A powerful, coast-to-coast storm continues to bring dangerous threats of heavy snow and high winds Wednesday, putting parts of more than two dozen states under winter weather alerts as travel conditions began to deteriorate in some areas.
More than 65 million people across 29 states from as far west as California to Minnesota through Maine are under winter weather alerts that caution of a range of impacts, including severe icing, extreme cold and sleet that are likely to make travel miserable Wednesday and knock out power to some.
The Upper Midwest is expected to bear the brunt of the storm in terms of snowfall totals, with Minnesota’s Minneapolis area at the highest risk to pick up at least 15 inches of snow.
The “historic” three-day storm “will bring widespread accumulating snow, with blowing and drifting snow mainly Wednesday through Thursday,” the National Weather Service in Minnesota’s Twin Cities said.
The worst impacts over the Twin Cities region – which generally includes the cities of Minneapolis, St. Paul and their surrounding suburbs – are expected to begin late Wednesday into Thursday. Heavy snow is expected to blanket the grounds fairly quickly – and be accompanied by gusty winds, making traveling a life-threatening task for thousands.
Minnesota Gov. Tim Walz directed the state’s National Guard, the transportation department and the state patrol to be prepared to respond storm impacts, he said on Twitter.
“We’re working to ensure we’re ready – and Minnesotans have a part to play, too. Plan ahead, drive safe, and limit travel,” Walz wrote.

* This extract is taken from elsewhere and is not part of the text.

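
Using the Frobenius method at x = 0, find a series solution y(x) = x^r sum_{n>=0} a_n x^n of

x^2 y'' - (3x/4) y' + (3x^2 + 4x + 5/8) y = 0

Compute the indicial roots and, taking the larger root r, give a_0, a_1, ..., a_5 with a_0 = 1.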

Already, more than 500 flights scheduled for Wednesday have been cancelled. Among those, Minneapolis and Denver each accounted for more than 100 cancellations, according to the tracking site FlightAware.
The cancellations come as more than five million people are under ice storm warnings across northeastern Iowa, southern Wisconsin, northwestern Illinois and southern Michigan. And more than two million people are under blizzard warnings across parts of Wyoming, Minnesota, Wisconsin and the Dakotas.
Farther west, strong winds from the powerful storm tore down power lines, knocking out power to more than 140,000 homes and businesses in California, where the reported outages occurred in the northern counties of the state including San Mateo, Santa Clara and Santa Cruz, according to the tracking site Poweroutage.us.
California is still bracing for several feet of snow expected in the mountains with a few inches possible in lower elevations,the National Weather Service in Los Angeles said. The unseasonable weather for the Golden State comes nearly two months after rounds of deadly flooding battered many areas.
“Now is the time to prepare for a COLD AND DANGEROUS winter storm expected for much of the week,” the National Weather Service in Los Angeles said. “Gusty and potentially damaging winds are also expected.”
Storm’s path Wednesday
Parts of the Upper Midwest could see snow fall at a rate of 1 to 2 inches per hour, combined with wind gusts of 40 to 50 mph, the National Weather Service said. That unrelenting double whammy is set to create whiteout conditions due to falling and blowing snow.
Those expected conditions have put more than two million people are under blizzard warnings across parts of Wyoming, Minnesota, Wisconsin and the Dakotas.
- Minneapolis: The city could pick up between 15 and 25 inches snow by Thursday. That would be in addition to the 1 to 3 inches that have already fallen there.
- Sioux Falls, South Dakota: In addition to the up to 4 inches of snow the state has already seen, snowfall up to 16 inches and winds of 45 mph are also expected.
- Cheyenne, Wyoming: Heavy snowfall up to 1 foot expected in addition to high winds that could feel as cold as 35 below zero.
- Potentially dangerous icing: Milwaukee in Wisconsin and Detroit and Ann Arbor in Michigan are likely to experience icing beginning Wednesday.
- Severe thunderstorms: Damaging winds and rain are expected Wednesday morning through the afternoon in parts of Oklahoma into western Arkansas, across Missouri and western Illinois, according to the National Weather Service.